My father has adhd, my uncle sensory processing issues, my grandmother has asthma.

it’s a continuity, a community of flaws, of defects,

Of imperfections.


But this is new, not the dominant rays of the sun cracking me like dry dirt

But two recessive crescent moons, a 10-1, 100-1, 1000-1, chance

to come together in a perfect silvery circle,

to cast light on my heel.


A genetic accident, an unattainable summit on a simple punnett square

Corruption, an error, a failure, handed down to me on platter


This isn’t super important to me,

I am not consumed in angst by this chemical insufficiency

But there’s something poetic about it,

Something poem-worthy,

About being killed by laughter.

When nothing around me is funny.


What would it mean?

If I had died on the dentist’s chair?

Would anyone understand, or would it just be a fluke?

Would anyone have known there was a landmine buried in my DNA?

Or would it just be cosmic dice showing snake-eyes.

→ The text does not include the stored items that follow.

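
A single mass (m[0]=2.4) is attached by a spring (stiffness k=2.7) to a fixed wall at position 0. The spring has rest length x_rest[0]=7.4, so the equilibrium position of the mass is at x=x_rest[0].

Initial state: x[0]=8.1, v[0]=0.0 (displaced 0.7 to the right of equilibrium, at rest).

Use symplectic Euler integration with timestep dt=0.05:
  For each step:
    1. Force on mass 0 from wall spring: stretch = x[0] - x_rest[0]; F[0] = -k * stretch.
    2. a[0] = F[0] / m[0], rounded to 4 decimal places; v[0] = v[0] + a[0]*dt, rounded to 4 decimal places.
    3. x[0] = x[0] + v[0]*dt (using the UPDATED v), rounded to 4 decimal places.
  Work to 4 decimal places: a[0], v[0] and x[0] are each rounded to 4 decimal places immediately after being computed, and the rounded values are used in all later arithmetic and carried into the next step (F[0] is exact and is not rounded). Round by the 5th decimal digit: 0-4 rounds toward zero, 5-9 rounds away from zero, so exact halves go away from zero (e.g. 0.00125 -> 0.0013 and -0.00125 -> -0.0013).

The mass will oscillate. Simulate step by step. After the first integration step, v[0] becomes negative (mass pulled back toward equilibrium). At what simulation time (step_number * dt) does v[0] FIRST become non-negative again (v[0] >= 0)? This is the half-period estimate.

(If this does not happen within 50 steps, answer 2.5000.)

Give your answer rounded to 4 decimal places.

Step 0: x=[8.1000] v=[0.0000]
Step 1: x=[8.0980] v=[-0.0394]
Step 2: x=[8.0941] v=[-0.0787]
Step 3: x=[8.0882] v=[-0.1177]
Step 4: x=[8.0804] v=[-0.1564]
Step 5: x=[8.0707] v=[-0.1947]
Step 6: x=[8.0591] v=[-0.2324]
Step 7: x=[8.0456] v=[-0.2695]
Step 8: x=[8.0303] v=[-0.3058]
Step 9: x=[8.0132] v=[-0.3413]
Step 10: x=[7.9944] v=[-0.3758]
Step 11: x=[7.9739] v=[-0.4092]
Step 12: x=[7.9518] v=[-0.4415]
Step 13: x=[7.9282] v=[-0.4725]
Step 14: x=[7.9031] v=[-0.5022]
Step 15: x=[7.8766] v=[-0.5305]
Step 16: x=[7.8487] v=[-0.5573]
Step 17: x=[7.8196] v=[-0.5825]
Step 18: x=[7.7893] v=[-0.6061]
Step 19: x=[7.7579] v=[-0.6280]
Step 20: x=[7.7255] v=[-0.6481]
Step 21: x=[7.6922] v=[-0.6664]
Step 22: x=[7.6581] v=[-0.6828]
Step 23: x=[7.6232] v=[-0.6973]
Step 24: x=[7.5877] v=[-0.7099]
Step 25: x=[7.5517] v=[-0.7205]
Step 26: x=[7.5153] v=[-0.7290]
Step 27: x=[7.4785] v=[-0.7355]
Step 28: x=[7.4415] v=[-0.7399]
Step 29: x=[7.4044] v=[-0.7422]
Step 30: x=[7.3673] v=[-0.7425]
Step 31: x=[7.3303] v=[-0.7407]
Step 32: x=[7.2935] v=[-0.7368]
Step 33: x=[7.2570] v=[-0.7308]
Step 34: x=[7.2209] v=[-0.7228]
Step 35: x=[7.1853] v=[-0.7127]
Step 36: x=[7.1503] v=[-0.7006]
Step 37: x=[7.1160] v=[-0.6866]
Step 38: x=[7.0825] v=[-0.6706]
Step 39: x=[7.0499] v=[-0.6527]
Step 40: x=[7.0183] v=[-0.6330]
Step 41: x=[6.9877] v=[-0.6115]
Step 42: x=[6.9583] v=[-0.5883]
Step 43: x=[6.9301] v=[-0.5635]
Step 44: x=[6.9032] v=[-0.5371]
Step 45: x=[6.8777] v=[-0.5092]
Step 46: x=[6.8537] v=[-0.4798]
Step 47: x=[6.8312] v=[-0.4491]
Step 48: x=[6.8103] v=[-0.4171]
Step 49: x=[6.7911] v=[-0.3839]
Step 50: x=[6.7736] v=[-0.3497]
v[0] did not become non-negative within 50 steps; using fallback time=2.5000

Answer: 2.5000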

And what’s the difference?

I’d be dead either way.

It’s almost funny.

Randomness striking me down, like a stumbling clown

Only this banana peel is fatal.


Maybe that’s why I’d laugh.

I’d see that there’s no  point, no resolution

I can live my life as a story, a narrative, but that's no protection against genetics.

And no ward against being taken for no reason, no reason at all.

No security against ending the play in the middle of act 2.


The author's comments:

I do actually suffer from the impairments in the poem, this is me trying to understand my feelings about myself and my body.